While Stephen, Keith and I are traveling, important and interesting tax procedure developments keep coming. For those who are missing their tax procedure fix, I point to two cases and other nice write ups that will give some good context.
The first is the Hom case; Mr. Hom has filled a few PT posts with varied and important tax procedure issues. In the development this week, in a nonprecedential and unpublished (but freely available) opinion the Ninth Circuit reversed in part the district court in a case involving whether online gambling sites were accounts that were required to be reported under the FBAR rules.
Jack Townsend at Federal Tax Crimes and Ed Zollars at Current Federal Tax Developments both discuss the case.
The other case that caught my eye and is one that I will be returning too is the Maze v IRS case out of the federal district court in DC. It contains an important discussion of the Anti-Injunction Act.
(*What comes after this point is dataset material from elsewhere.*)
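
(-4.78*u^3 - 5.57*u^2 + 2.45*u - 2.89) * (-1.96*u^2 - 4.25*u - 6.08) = 9.3688*u^5 + 31.2322*u^4 + 47.9329*u^3 + 29.1175*u^2 - 2.6135*u + 17.5712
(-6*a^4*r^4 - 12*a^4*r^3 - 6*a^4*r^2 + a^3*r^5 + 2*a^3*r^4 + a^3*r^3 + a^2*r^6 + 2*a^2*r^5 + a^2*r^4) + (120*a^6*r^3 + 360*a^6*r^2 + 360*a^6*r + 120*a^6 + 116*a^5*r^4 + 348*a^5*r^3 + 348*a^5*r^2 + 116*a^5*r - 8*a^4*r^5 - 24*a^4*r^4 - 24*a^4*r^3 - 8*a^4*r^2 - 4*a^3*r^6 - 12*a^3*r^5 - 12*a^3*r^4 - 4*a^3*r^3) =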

In particular, the opinion considers whether the AIA is a bar to preventing the court from considering the taxpayer’s argument that the IRS should have used streamlined procedures rather than transition streamlined procedures.
Not surprisingly, Jack’s blog, which is the place to turn for developments generally relating to criminal tax but in particular on all offshore issues, hits the opinion hard here.
What caught my eye in the opinion is the extensive discussion of Florida Bankers and other important AIA cases, including Cohen v US, Foodservice and Lodging Inst. v Regan, and Seven-Sky v Holder. We have discussed some of those issues in PT previously. The opinion is careful to limit the openings in the AIA that some cases have revealed.